Since first built, Battersea has held iconic status as one of London's most prominent riverside landmarks and has remained in popular culture ever since, appearing on the cover of Pink Floyd 1977 album 'Animals' and in countless images of London. Station 'A' was decommissioned in 1975 and Station 'B' in 1983 and the building has stood derelict ever since.

Battersea Power Station was designed to be constructed in 2 stages. Station A was built 1929-35 and Station B 1937-41, the fourth (SE) chimney was added in 1955. Sir Giles Gilbert Scott was commissioned as consulting architect in 1929, after construction had begun, to refashion the exterior to appease adverse public reaction. 

Battersea was the first British power station to rationalise large-scale electricity distribution under the National Grid (established 1927-33), supplying almost a fifth of London's electricity on completion. It was the first super station, to produce 400,000 kilowatts and is the largest brick building in Europe. It was also a masterpiece of industrial design with a major architectural quality, over and above that seen in contemporary national grid stations.

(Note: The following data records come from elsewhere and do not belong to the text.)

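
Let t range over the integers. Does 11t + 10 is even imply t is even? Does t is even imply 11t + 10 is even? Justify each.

(⇐) Suppose t is even; write t = 2j. Then 11t + 10 = 11·(2j) + 10 = 2·11j + 10, which is even.

(⇒) Suppose 11t + 10 is even. Since 11 is odd, 11t and t have the same parity, so 11t + 10 ≡ t + 10 (mod 2). As 10 is even, 11t + 10 is even exactly when t is even. Thus t is even.

Both implications hold.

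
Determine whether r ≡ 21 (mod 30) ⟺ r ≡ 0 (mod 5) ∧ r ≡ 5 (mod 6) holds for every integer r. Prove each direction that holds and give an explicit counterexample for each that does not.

(→) This fails: r = 21 gives 21 ≡ 21 (mod 30) but 21 ≡ 1 (mod 5), so the conjunction on the right does not hold.

(←) This fails: r = 5 satisfies both congruences on the right (5 ≡ 0 mod 5 and 5 ≡ 5 mod 6) yet 5 ≡ 5 (mod 30), not 21.

Neither implication holds.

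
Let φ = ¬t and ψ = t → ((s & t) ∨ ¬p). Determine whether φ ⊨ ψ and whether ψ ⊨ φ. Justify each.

(⇒) Assume the antecedent. If p is true, the antecedent forces (p = T, s = F, t = F) or (p = T, s = T, t = F), and t → ((s & t) ∨ ¬p) holds there. If p is false, t → ((s & t) ∨ ¬p) reduces to true regardless of the other variables. Either way t → ((s & t) ∨ ¬p) holds.

(⇐) This fails. Under p = F, s = F, t = T, the left side is false but the right side is true.

Only the forward implication holds.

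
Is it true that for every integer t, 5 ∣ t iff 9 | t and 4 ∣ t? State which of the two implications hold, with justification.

(⇒) This fails: take t = 5. Certainly 5 ∣ 5, but 9 ∤ 5.

(⇐) This fails: take t = 36. Both 9 ∣ 36 and 4 ∣ 36, yet 36 is not a multiple of 5 (since 36 = 7·5 + 1), so 5 ∤ 36.

Neither implication holds.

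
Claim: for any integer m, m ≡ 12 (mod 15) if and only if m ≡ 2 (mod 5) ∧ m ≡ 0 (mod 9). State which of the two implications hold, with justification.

[⇒] This fails: m = 42 gives 42 ≡ 12 (mod 15) but 42 ≡ 6 (mod 9), so the conjunction on the right does not hold.

[⇐] Conversely, if m ≡ 2 (mod 5) and m ≡ 0 (mod 9), then by the Chinese remainder theorem m ≡ 27 (mod 45). Since 27 ≡ 12 (mod 15) and 15 ∣ 45, we get m ≡ 12 (mod 15).

Not equivalent: only (⇐) holds.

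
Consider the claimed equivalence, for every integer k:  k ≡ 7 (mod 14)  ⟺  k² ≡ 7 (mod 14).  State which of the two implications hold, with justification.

(⟸) Suppose k² ≡ 7 (mod 14). The only residue r in {0, …, 13} with r² ≡ 7 (mod 14) is r = 7, so k ≡ 7 (mod 14).

(⟹) Suppose k ≡ 7 (mod 14). Write k = 14j + 7. Then (14j + 7)² = 196j² + 196j + 49 = 14(14j² + 14j + 3) + 7, so k² ≡ 7 (mod 14).

Both directions hold; the statement is true.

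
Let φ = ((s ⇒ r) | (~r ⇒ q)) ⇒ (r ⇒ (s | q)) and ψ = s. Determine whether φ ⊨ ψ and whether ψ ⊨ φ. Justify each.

Forward direction. This fails. Under r = F, q = F, s = F, the left side is true but the right side is false.

Converse. Assume the antecedent. If r is true, the antecedent forces (r = T, q = F, s = T) or (r = T, q = T, s = T), and the consequent holds there. If r is false, the consequent reduces to true regardless of the other variables. Either way the consequent holds.

Only the converse holds.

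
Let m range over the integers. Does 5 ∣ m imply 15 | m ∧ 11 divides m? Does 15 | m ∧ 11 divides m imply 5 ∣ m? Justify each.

Forward direction. This fails: take m = 5. Certainly 5 ∣ 5, but 15 ∤ 5.

Converse. Suppose 15 ∣ m and 11 ∣ m. Any common multiple of 15 and 11 is a multiple of their lcm; here gcd(15, 11) = 1, so lcm(15, 11) = 15·11 = 165, so 165 ∣ m. Since 5 ∣ 165, it follows that 5 ∣ m.

Not equivalent: only (⇐) holds.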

The build consists of a black base, which could potentially feature the name of the building on its side, as often seen on Lego's famous architecture range.

The iconic four white chimneys have been carefully modeled and some white smoke has been designed for added authenticity.

The brick and glass work tries to replicate the original build as much as possible.

The model consists of 650 pieces, which is a reasonable number of parts for a Lego Architecture set.